Бабушка поначалу не сочла нужным участвовать в этом дурацком мероприятии, но, тронутая упорными попытками Дэна выманить ее из проверенной годами надменной замкнутости, согласилась сходить на представление; что до актерской вечеринки, тут бабушка сказала, что решит после спектакля, смотря по самочувствию.

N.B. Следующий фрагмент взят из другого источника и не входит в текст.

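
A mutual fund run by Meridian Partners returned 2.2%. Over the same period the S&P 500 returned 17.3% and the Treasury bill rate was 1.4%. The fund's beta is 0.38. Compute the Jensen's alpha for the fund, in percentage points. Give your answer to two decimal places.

-5.24

CAPM expected return = Rf + β(Rm − Rf) = 1.4% + 0.38 × (17.3% − 1.4%) = 1.4 + 0.38 × 15.90 = 7.4420%
Jensen's α = Rp − E[R] = 2.2% − 7.4420% = -5.2420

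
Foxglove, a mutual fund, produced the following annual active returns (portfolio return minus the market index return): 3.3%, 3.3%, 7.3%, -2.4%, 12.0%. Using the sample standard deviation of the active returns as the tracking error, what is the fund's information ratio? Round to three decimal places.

μ = (3.3 + 3.3 + 7.3 − 2.4 + 12) / 5 = 23.50 / 5 = 4.7000%
Σ(r − μ)² = (3.3 − 4.7000)² + (3.3 − 4.7000)² + (7.3 − 4.7000)² + … = 114.3800
sample σ = √(114.3800 / 4) = √28.5950 = 5.3474%
IR = μ / tracking error = 4.7000 / 5.3474 = 0.8789

0.879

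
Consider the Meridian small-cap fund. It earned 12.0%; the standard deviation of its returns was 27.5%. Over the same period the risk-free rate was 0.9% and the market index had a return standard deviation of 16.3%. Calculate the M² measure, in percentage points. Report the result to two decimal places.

Sharpe = (Rp − Rf) / σp = (12.0% − 0.9%) / 27.5% = 0.4036
M² = Rf + Sharpe × σm = 0.9% + 0.4036 × 16.3% = 7.4787%

7.48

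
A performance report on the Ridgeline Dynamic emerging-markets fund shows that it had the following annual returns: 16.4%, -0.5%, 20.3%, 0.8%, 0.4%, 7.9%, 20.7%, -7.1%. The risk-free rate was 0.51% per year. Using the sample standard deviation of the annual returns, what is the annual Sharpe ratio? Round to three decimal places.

Mean return r̄ = 58.90 / 8 = 7.3625%
Σ(r − r̄)² = (16.4 − 7.3625)² + (-0.5 − 7.3625)² + (20.3 − 7.3625)² + … = 789.7588
sample σ = √(789.7588 / 7) = √112.8227 = 10.6218%
Sharpe = (r̄ − rf) / σ = (7.3625 − 0.51) / 10.6218 = 6.8525 / 10.6218 = 0.6451

0.645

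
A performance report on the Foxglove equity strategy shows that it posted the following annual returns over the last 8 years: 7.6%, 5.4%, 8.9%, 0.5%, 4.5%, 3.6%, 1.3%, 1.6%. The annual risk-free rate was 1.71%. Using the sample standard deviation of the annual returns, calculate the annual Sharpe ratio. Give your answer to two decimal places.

Mean return μ = 33.40 / 8 = 4.1750%
Sample std dev = √[64.3950 / 7] = 3.0330%
Sharpe = (μ − rf) / σ = (4.1750 − 1.71) / 3.0330 = 2.4650 / 3.0330 = 0.8127

0.81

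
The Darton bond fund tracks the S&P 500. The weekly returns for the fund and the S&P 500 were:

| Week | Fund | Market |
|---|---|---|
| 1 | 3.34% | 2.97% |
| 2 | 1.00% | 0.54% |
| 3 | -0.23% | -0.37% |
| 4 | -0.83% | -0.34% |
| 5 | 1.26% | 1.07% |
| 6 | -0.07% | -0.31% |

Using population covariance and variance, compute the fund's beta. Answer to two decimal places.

1.12

r̄p = 0.7450%,  r̄m = 0.5933%
Cov = Σ(rp − r̄p)(rm − r̄m) / 6 = 1.5908
Var(rm) = Σ(rm − r̄m)² / 6 = 1.4156
β = Cov / Var = 1.5908 / 1.4156 = 1.1238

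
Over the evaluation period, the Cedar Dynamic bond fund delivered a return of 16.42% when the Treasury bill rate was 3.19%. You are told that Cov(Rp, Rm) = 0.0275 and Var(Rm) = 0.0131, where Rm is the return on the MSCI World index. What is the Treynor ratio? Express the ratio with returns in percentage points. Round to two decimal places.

6.30

β = Cov / Var = 0.0275 / 0.0131 = 2.0992
Treynor = (Rp − Rf) / β = (16.42% − 3.19%) / 2.0992 = 13.23 / 2.0992 = 6.3024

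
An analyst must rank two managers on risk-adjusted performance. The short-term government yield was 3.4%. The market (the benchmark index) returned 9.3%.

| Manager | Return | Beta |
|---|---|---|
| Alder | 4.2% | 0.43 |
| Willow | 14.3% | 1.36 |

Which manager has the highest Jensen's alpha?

Willow

Alder: α = 4.2% − [3.4% + 0.43 × (9.3% − 3.4%)] = -1.737
Willow: α = 14.3% − [3.4% + 1.36 × (9.3% − 3.4%)] = 2.876
Highest: Willow (2.876).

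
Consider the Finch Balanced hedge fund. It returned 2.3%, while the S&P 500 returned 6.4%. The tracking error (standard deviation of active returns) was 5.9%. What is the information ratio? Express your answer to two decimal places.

-0.69

IR = (Rp − Rb) / TE = (2.3% − 6.4%) / 5.9% = -4.10% / 5.9% = -0.6949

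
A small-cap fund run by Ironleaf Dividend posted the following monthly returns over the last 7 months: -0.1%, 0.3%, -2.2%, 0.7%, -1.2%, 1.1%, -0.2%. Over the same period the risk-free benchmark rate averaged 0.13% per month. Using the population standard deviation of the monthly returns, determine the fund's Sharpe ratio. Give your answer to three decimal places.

r̄ = (-0.1 + 0.3 − 2.2 + 0.7 − 1.2 + 1.1 − 0.2) / 7 = -0.2286%
Population σ = √[Σ(r − r̄)² / 7] = √[7.7543 / 7] = √1.1078 = 1.0525%
Sharpe = (r̄ − rf) / σ = (-0.2286 − 0.13) / 1.0525 = -0.3586 / 1.0525 = -0.3407

-0.341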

А мне выпало сопровождать бабушку в здание грейвсендского городского совета на заключительную постановку «Рождественской песни». Я предпринял все мыслимые меры предосторожности, чтобы бабушка, упаси бог, не сломала бедро, — хотя все пешеходные дорожки были тщательно посыпаны песком, нового снегопада не предвиделось, и самым скользким местом, которое могло поджидать бабушку за пределами ее дома, оказался натертый паркет старого зала городских собраний.
Допотопные откидные кресла скрипели в унисон, когда я вел Харриет Уилрайт к ее любимому месту в третьем ряду у центрального прохода, и ей вслед поворачивались головы наших горожан, подобно тому как прихожане в церкви поворачивают головы вслед невесте, — ведь бабушка появилась в театре с таким видом, будто вышла на поклон после того давнишнего представления моэмовской «Верной жены». Харриет Уилрайт умела явиться по-королевски. Кое-где раздались даже нестройные жидкие хлопки, которые бабушка пресекла, обратив в ту сторону негодующий взгляд; благоговейное уважение — желательно молчаливое — это еще допустимо, а вот рукоплескания в подобных обстоятельствах — просто вульгарность.

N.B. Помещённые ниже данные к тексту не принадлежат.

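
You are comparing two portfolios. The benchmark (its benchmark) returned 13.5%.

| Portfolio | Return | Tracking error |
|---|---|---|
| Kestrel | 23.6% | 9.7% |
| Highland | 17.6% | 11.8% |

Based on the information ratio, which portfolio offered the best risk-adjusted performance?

Kestrel: IR = (23.6% − 13.5%) / 9.7% = 1.041
Highland: IR = (17.6% − 13.5%) / 11.8% = 0.347
Highest: Kestrel (1.041).

Kestrel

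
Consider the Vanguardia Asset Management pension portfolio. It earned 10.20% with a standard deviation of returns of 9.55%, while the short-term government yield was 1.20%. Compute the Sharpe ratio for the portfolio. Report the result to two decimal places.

Sharpe = (Rp − Rf) / σp = (10.20% − 1.20%) / 9.55% = 9.00% / 9.55% = 0.9424

0.94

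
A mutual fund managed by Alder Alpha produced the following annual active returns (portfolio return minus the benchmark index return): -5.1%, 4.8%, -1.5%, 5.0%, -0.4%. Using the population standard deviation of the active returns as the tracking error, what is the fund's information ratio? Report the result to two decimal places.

0.14

μ = (-5.1 + 4.8 − 1.5 + 5 − 0.4) / 5 = 2.80 / 5 = 0.5600%
Σ(r − μ)² = (-5.1 − 0.5600)² + (4.8 − 0.5600)² + (-1.5 − 0.5600)² + … = 74.8920
σ = √[74.8920 / 5] = 3.8702%
IR = μ / tracking error = 0.5600 / 3.8702 = 0.1447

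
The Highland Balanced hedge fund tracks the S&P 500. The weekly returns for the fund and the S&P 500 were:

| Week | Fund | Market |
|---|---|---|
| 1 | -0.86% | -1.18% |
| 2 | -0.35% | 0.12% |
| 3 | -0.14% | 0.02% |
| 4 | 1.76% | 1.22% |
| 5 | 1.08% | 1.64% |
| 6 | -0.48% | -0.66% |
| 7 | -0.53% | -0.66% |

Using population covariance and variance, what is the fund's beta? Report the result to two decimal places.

r̄p = 0.0686%,  r̄m = 0.0714%
Cov = Σ(rp − r̄p)(rm − r̄m) / 7 = 0.7887
Var(rm) = Σ(rm − r̄m)² / 7 = 0.9172
β = Cov / Var = 0.7887 / 0.9172 = 0.8599

0.86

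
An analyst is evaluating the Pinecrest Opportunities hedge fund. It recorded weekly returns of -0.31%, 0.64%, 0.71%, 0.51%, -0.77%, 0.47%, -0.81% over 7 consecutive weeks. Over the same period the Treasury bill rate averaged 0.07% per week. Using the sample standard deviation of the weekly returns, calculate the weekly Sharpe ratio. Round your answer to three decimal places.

Mean return r̄ = 0.440 / 7 = 0.0629%
Σ(r − r̄)² = 2.7121; sample σ = √(2.7121/6) = 0.6723%
Sharpe = (r̄ − rf) / σ = (0.0629 − 0.07) / 0.6723 = -0.0071 / 0.6723 = -0.0106

-0.011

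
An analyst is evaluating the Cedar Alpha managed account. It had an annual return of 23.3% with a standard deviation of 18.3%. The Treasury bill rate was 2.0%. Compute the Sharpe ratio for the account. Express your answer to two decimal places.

Sharpe = (Rp − Rf) / σp = (23.3% − 2.0%) / 18.3% = 21.30% / 18.3% = 1.1639

1.16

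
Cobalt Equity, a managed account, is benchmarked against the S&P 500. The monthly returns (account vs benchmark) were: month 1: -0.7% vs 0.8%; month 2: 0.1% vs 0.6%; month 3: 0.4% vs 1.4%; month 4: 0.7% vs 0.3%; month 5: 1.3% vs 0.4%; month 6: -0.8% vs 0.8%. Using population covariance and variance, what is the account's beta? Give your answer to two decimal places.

-0.74

r̄p = 0.1667%,  r̄m = 0.7167%
Cov = Σ(rp − r̄p)(rm − r̄m) / 6 = -0.0944
Var(rm) = Σ(rm − r̄m)² / 6 = 0.1281
β = Cov / Var = -0.0944 / 0.1281 = -0.7369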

Добрых пять минут бабушка устраивалась в кресле. Сняла свое норковое манто и накинула на плечи, шарф развязала, но прикрыла им шею сзади (чтобы уберечься от сквозняков, которые, как известно, всегда норовят подобраться с тыла), а шляпку снимать не стала, и теперь из-за бабушкиной спины ничего нельзя было увидеть (джентльмен, сидевший сзади, любезно пересел на другое кресло). В конце концов я освободился и рискнул отправиться за кулисы, в ставшую уже привычной атмосферу возвышенного покоя, окружавшую Оуэна Мини у гримерного зеркала.
Утренняя обида горела в его глазах трагическим огнем утраты; простуда прочно обосновалась у него в груди, лихорадка бросала его то в жар, то в пот, то в дрожь. Оуэну почти не требовалось подводить гримерным карандашом глаза, и без того утопавшие в мертвецки-темных кругах; да и лицо его, белое, словно у фарфоровой куклы, вряд ли так уж нуждалось в обильной ежевечерней порции детской присыпки, от которой гримерный столик покрылся белесым налетом вроде штукатурки; Оуэн даже вывел на нем пальцем свое имя ЗАГЛАВНЫМИ печатными буквами — излюбленным шрифтом в мастерской мистера Мини по изготовлению надгробий.
Оуэн не стал ничего объяснять насчет оскорбления, которое родители нанесли ему своим появлением на рождественском утреннике в церкви Христа. Когда я высказался в том духе, что он очень сурово с ними обошелся, Оуэн отмахнулся от меня уже отработанным жестом — словно бы снисходительно прощая меня за то, чего мне не понять и чего он никогда мне объяснять не станет: насчет того давнего НЕВЫРАЗИМОГО ОСКОРБЛЕНИЯ, нанесенного католиками, и неспособности его родителей возвыситься над РЕЛИГИОЗНЫМ ПРЕСЛЕДОВАНИЕМ, которому они тогда подверглись. Мне, правда, показалось, их как раз сам Оуэн и преследует. Почему они мирятся с подобным преследованием, оставалось для меня загадкой.